«The Eyeire» by Jiacheng Wang

«The Eyeire» by Jiacheng Wang

In her evocative short film The Eyeire, director and lead performer Jiacheng Wang explores a chillingly “progressive” dystopia where the pursuit of enlightenment has been weaponised into a form of social control. In this world, a radicalised interpretation of Buddhist philosophy dictates that the path to Nirvana requires the total eradication of emotion, viewed by the state as inherently damaging and regressive.

The narrative follows Synesthesia, a protagonist burdened by her role as the society’s sole empath. Possessing hyper-human senses in a culture that mandates emotional numbness, she finds herself profoundly isolated after suffering a sexual assault. Rather than receiving justice or empathy, she is met with the cold indifference of a system that views her trauma as a mere attachment to be suppressed. Her journey becomes a revolutionary act of reclaiming the “gaze”—an attempt to find a cure not just for her pain, but for the systematic repression of the human spirit.

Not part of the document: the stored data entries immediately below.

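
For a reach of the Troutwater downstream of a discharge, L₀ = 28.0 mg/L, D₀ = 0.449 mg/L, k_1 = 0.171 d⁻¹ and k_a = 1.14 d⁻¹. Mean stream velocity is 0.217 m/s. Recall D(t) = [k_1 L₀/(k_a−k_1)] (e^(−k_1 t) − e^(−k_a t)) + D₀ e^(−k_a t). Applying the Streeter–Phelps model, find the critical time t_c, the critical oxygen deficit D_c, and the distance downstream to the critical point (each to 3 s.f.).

At the critical point dD/dt = 0, so k_1 L₀ e^(−k_1 t) = k_a D. Substituting D(t) from the Streeter–Phelps equation and solving for t gives
t_c = ln[(k_a/k_1)(1 − D₀(k_a−k_1)/(k_1 L₀))] / (k_a−k_1).
Here k_a−k_1 = 0.9690 d⁻¹ and 1 − D₀(k_a−k_1)/(k_1 L₀) = 1 − 0.449×0.9690/(0.171×28.0) = 0.9091, so
t_c = ln(6.667 × 0.9091) / 0.9690 = 1.802 / 0.9690 = 1.859 d.
D_c = (k_1/k_a) L₀ e^(−k_1 t_c) = (0.171/1.14) × 28.0 × e^(−0.171×1.859) = 0.1500 × 28.0 × 0.7276 = 3.056 mg/L.
x_c = v t_c = 0.217 m/s × 1.859 d × 86400 s/d = 34860 m ≈ 34.9 km.

t_c ≈ 1.86 d; D_c ≈ 3.06 mg/L; x_c ≈ 34.9 km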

Visually, the film is a triumph of atmospheric storytelling. The cinematography by Eva Wu is exceptionally curated, capturing the sterile, disciplined beauty of this “Eyeire” with a precision that makes the protagonist’s internal sensory overload feel even more visceral. Every frame serves to highlight the tension between the pristine, emotionless world and the raw, prohibited desires of the individual.

It is this sophisticated blend of philosophical inquiry and visual artistry that led The Eyeire to be named Best Experimental Film at the Rome Prisma Film Awards this past October. Wang has crafted a compassionate yet haunting reflection on generational violence and the collective unconscious, questioning whether a world without suffering is worth inhabiting if it also requires a world without feeling.